MONMOUTH — Out of the four years Justin Crosswhite has been with the Western Oregon University Wolves cross-country team, this season sticks out to him the most.
“It’s the cohesive culture that we have,” the senior said. “Everyone seems to get along really well, and they come to practice to work hard, and I think that’s made a difference. I think part of that is that the upper classmen know who the freshmen are and vice versa, and we set that up from day one, just making an effort to get to know each other, which makes a difference in the freshmen being comfortable with us and them being willing to come to practice and doing what they can to be a contributor each day.”
It was also the season where he felt like he improved on the mental aspect of running and racing.
“That was definitely one of the highlights of my season, learning how to, when you go out in a race, you don’t need to kill yourself right away,” he said. “You pace yourself. You use patience. Coach is always telling us to be patient and the last man to kick always wins. So, learning to be patient and waiting for the end instead of trying to show everybody what you got early in the race is nice to work through. So in that aspect, it was very successful, and that will help a lot moving into the track seasons as well.”
Crosswhite’s season ended Nov. 9 at the National Collegiate Athletic Division II West Region meet at the Ash Creek Preserve in Monmouth, where he placed 61st in the men’s 10-kilometers race, clocking in at 31:36.5.
In the Great Northwest Athletic Conference championships on Oct. 26 in Billings, Montana, he nabbed second place in the men’s 8-kilometer, coming across the line in 24:54.10.
“It went well,” Crosswhite said. “I knew I wanted to put myself in contention to win the race.”
For the duration of the snowy course, Crosswhite kept up with two Alaska Anchorage runners, the three of them breaking ahead of the other runners early on.
“We came around the corner about 2K in, and we took a peek back and we have a 100-, 150-meter gap on the rest of the field, so we were just running by ourselves and feeding off them,” Crosswhite said. “It was fun.”

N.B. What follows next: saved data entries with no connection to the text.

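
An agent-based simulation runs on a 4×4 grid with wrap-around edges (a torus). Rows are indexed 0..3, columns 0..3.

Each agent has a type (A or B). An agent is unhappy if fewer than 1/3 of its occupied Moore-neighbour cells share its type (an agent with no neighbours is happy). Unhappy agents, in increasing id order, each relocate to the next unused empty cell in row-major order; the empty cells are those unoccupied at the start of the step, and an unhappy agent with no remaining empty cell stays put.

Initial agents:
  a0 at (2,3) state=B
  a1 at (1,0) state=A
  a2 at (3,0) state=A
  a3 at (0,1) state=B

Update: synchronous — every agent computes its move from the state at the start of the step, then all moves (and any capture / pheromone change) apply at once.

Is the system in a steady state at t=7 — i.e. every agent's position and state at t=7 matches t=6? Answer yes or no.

t=1: a0@(0,0):B a1@(0,2):A a2@(0,3):A a3@(1,1):B
t=2: (unchanged — steady state)

yes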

Individually, he was happy with his performance, but losing a member of the team’s top scorers due to injury hurt the Wolves’ chance of making it to nationals this year.
“I think as a team, it was a little disappointing, and part of that had to do with losing (sophomore) Hunter Hutton,” Crosswhite said. “He’s a big vital part of our scoring five; he’s still coming back from injury from last year, slowly but surely. We had higher expectations for ourselves, especially at the GNAC and regional level. We knew we had the potential to move forward to nationals, and so missing out on that opportunity is hard.”
Cross-country is over, and after a weekend of taking it easy, Crosswhite is back to the grind, preparing for the indoor track season, which begins in early January.
Out of cross-country, indoor track and field, and outdoor track and field, indoor is his favorite.
“Nothing beats rolling into an indoor track and people are literally right there on the track. It’s such a small space, so people are just right there. At the Grand Valley meet last year, all the teams were on the infield, and just the energy behind it is fun. Everyone is cheering for each other.”
He’s excited to see what happens this season.
“We definitely want to get the distance medley relay team back there, because it’s what we’re known for,” Crosswhite said. “And those are the memories that you look back on, is running with those four guys, no matter the outcome. And that trumps the individual races.”